Supporting the new 2nd generation Intel Core processors are new chipsets including the Intel H67, P67, Q67, Q65 and B65 Express. The 2nd generation i7, i5 and i3 Desktop Processors (the official name now) have a full load of all kinds of really cool technical stuff plugged into them. But I'm not going to bore you with all that. The simple fact that it did 345 frames per second transcoding should be enough for you to know that the computer video future is extremely bright.

  • PatrickP

    I don't think Netflix has much to worry about. Graphics card makers, maybe. But Netflix, no. People want to go to one location for their streaming content. They don't want to go to WB for WB stuff, HBO for HBO stuff. People want one service where they can get what they want. And Sandy Bridge doesn't change that.

    If WB or whoever refuse to play with Netflix, then their content will either be viewed by DVD or stolen, as it is now. Nobody's going to pay Netflix as well as pay WB extra. That's just reality, and the content owners need to realize that. There's a reason that Netflix is number one of all companies in the U.S. for brand loyalty.

    • Stevein

      Patrick you are so wrong.  Netflix doesn't get the good content fast enough.  If I want first run content in a studio window then Netflix becomes Turner Classic Movies.  In fact with the advent of Ultraviolet all studios will be on the same system except for Disney.

  • http://www.facebook.com/people/Michael-Painter/542701867 Michael Painter

    And how will Sandy bridge handle Battlefield Bad Company 2 or Battlefield3 or any number of graphics intensive Games.
    Gamers spend more on their pcs than nearly any other segment of computer buyers.
    Will Sandy Bridge suffice for us?

  • Christophor Rick

    I've poked around a bit. A brand new 2nd Generation Intel Core i7 is only $300. That is amazingly affordable and if you've got a first gen i7 and do a lot of transcoding and encoding of video, I would be remiss to not tell you to upgrade immediately.

    I also poked about for motherboards for PCs, they run about $100. So for $400 you'd have what you need, provided all of your other computer pieces are compatible. The only thing that might not be is the RAM as everything else is all plug-in and go. Now the RAM you have might work, it depends on how old it is. That is so cheap that even I could afford it within a month and I might do just that.

  • http://www.VideoLeadsOnline.com/ Ronnie Bincer

    My Mac uses an Intel processor - U think "Sandy Bridge" will eventually help Mac & PC people that make videos, render them faster?

    • Christophor Rick

      If Apple decides to implement the hardware in upcoming models it most certainly could. However, I haven't seen a single Apple product at CES. They generally shy away from the show and hold their own event so we will have to wait and see.

  • JeffBach

    x2 what cresence suggests. I think below is your most important phrase, written almost as an afterthought it would appear.
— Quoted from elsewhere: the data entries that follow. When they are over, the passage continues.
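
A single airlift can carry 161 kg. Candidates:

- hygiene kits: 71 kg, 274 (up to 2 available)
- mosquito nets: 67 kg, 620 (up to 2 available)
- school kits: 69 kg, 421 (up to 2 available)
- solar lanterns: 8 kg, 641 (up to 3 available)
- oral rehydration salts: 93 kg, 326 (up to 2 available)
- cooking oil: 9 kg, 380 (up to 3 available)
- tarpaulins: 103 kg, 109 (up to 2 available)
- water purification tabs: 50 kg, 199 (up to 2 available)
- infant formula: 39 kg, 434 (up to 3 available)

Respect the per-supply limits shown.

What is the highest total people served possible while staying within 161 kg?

4117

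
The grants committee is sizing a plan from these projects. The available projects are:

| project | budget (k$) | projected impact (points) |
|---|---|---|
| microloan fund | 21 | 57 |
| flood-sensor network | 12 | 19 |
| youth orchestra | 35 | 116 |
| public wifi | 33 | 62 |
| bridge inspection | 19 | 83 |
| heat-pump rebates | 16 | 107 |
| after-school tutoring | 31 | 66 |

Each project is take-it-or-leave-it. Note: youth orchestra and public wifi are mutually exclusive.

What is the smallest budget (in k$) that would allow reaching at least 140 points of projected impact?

Minimise k$ subject to total projected impact ≥ 140.
bridge inspection + heat-pump rebates reaches 190 using 35 k$.
No combination under 35 k$ hits 140.

35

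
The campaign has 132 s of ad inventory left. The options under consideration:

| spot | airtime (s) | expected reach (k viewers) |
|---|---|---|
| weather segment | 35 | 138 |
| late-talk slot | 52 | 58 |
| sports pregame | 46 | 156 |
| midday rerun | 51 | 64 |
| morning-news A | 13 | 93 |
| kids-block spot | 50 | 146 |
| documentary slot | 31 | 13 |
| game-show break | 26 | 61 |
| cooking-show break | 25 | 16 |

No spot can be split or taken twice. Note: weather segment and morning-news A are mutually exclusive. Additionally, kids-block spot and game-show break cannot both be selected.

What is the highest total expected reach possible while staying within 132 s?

Ranking by ratio (expected reach/s): morning-news A 7.15, weather segment 3.94, sports pregame 3.39.
Best packing: weather segment + sports pregame + kids-block spot — 131 s, 440 total.
Next best is sports pregame + morning-news A + kids-block spot at 395 (109 s) — short by 45.

440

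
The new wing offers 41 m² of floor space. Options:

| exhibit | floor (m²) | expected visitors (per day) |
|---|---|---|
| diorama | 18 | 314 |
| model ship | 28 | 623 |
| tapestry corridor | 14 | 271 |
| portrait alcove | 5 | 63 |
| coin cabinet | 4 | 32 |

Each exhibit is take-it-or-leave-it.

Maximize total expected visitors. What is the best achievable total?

718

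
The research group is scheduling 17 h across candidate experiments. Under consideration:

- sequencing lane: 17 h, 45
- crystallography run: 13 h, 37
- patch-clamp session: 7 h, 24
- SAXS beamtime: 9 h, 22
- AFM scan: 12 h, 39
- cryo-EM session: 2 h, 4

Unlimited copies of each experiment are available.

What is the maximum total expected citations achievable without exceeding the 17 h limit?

52

By expected citations per h: patch-clamp session 3.43, AFM scan 3.25, crystallography run 2.85, sequencing lane 2.65 lead.
The ratio ordering already packs tightly: 2×patch-clamp session + cryo-EM session, 16 h, 52.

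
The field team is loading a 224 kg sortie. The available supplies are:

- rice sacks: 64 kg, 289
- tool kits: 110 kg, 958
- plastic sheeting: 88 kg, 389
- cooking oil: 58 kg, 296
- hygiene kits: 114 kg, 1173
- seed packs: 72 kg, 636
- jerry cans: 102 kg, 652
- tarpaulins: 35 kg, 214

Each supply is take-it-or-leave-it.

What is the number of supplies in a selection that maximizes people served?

2

The maximum people served within 224 kg is 2131.
One optimal bundle: tool kits + hygiene kits (224 kg).
Any selection reaching 2131 contains exactly 2 supplies.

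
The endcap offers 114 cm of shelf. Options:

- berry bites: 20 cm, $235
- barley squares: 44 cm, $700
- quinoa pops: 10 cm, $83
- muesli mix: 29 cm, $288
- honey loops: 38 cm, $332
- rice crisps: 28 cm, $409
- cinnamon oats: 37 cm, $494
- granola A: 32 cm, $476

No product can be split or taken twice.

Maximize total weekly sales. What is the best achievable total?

1670

Density check — barley squares 15.91, granola A 14.88, rice crisps 14.61 are the best per cm.
Greedy by ratio would take barley squares + quinoa pops + rice crisps + granola A: 114 cm used, total 1668.
The 38 cm tied up in quinoa pops and rice crisps is better spent on cinnamon oats — total rises to 1670 (113 cm).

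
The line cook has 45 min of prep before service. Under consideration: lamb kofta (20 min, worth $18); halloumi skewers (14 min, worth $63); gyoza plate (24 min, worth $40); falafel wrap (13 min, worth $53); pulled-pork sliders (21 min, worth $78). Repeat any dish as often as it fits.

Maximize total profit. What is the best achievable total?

Density check — halloumi skewers 4.50, falafel wrap 4.08, pulled-pork sliders 3.71 are the best per min.
3×halloumi skewers uses 42 of the 45 min and totals 189.

189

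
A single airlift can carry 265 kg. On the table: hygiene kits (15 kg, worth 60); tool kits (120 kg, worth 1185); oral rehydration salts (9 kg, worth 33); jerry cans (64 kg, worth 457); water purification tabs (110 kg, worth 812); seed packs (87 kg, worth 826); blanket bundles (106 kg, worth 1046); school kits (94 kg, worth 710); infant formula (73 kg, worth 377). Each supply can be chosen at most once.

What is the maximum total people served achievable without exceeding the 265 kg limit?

A density-first pass picks hygiene kits + tool kits + oral rehydration salts + blanket bundles — 2324 at 250 kg.
Using the slack differently, jerry cans + seed packs + blanket bundles comes to 2329 at 257 kg.
Runner-up hygiene kits + tool kits + oral rehydration salts + blanket bundles tops out at 2324.

2329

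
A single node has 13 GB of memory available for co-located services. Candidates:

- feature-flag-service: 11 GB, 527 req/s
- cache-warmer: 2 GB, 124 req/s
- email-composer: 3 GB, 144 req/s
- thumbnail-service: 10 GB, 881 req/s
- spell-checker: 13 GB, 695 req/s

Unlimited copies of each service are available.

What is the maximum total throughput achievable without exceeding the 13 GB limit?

1025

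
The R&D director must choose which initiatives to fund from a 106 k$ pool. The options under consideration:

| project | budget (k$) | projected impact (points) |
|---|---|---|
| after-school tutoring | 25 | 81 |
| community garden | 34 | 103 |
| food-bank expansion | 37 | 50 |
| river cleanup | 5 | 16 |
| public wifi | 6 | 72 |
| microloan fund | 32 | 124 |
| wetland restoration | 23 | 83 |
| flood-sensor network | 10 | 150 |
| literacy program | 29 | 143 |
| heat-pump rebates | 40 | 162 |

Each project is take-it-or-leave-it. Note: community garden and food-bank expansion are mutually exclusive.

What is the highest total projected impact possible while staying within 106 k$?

588

The ratio heuristic lands on river cleanup + public wifi + flood-sensor network + literacy program + heat-pump rebates (543) but leaves 16 k$ idle.
Replace heat-pump rebates with microloan fund + wetland restoration: the trade gains 45 net, giving 588 at 105 k$.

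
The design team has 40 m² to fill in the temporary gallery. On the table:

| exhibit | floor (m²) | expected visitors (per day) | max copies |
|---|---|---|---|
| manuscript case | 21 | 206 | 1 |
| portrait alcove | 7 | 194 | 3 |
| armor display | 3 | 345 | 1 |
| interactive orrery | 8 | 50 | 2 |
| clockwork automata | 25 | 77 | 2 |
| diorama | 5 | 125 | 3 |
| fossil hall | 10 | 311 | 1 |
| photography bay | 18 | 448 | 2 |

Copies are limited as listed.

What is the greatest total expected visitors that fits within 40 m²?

The ratio ordering already packs tightly: 3×portrait alcove + armor display + diorama + fossil hall, 39 m², 1363.

1363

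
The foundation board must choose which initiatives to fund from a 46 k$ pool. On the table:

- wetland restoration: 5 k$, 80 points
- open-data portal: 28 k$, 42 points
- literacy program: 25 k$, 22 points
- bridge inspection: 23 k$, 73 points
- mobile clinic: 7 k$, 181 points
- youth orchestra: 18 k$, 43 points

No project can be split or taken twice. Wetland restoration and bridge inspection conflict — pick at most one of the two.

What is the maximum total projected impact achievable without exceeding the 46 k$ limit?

304

Ranking by ratio (projected impact/k$): mobile clinic 25.86, wetland restoration 16.00, bridge inspection 3.17, youth orchestra 2.39.
Taking wetland restoration + mobile clinic + youth orchestra: 30 k$ used, 304 in projected impact.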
    "..because the chances of most consumers instantly upgrading is slim.."

    Tech history is loaded with these events though. The sudden appearance of a "disruptive" object (hard or soft) and that sets off a wave throughout the relevant areas of the economy. If all goes well at some point in the future this should make consumers lives better and producers lives easier. Once enough of these little beasties are in play.

    Good for Intel. About time they figured out something that makes processors relevant again.

  • cresence

    Sandy Bridge may have impressive technical creds but will probably be too costly to be a factor in the video streaming market for some time. Or am I missing something?

  • Christophor Rick

    I totally forgot to tell you that they gave out 'eye candy' in the form of Reese's Peanut Butter cups, signifying the combination of two great things into one...heh. clever.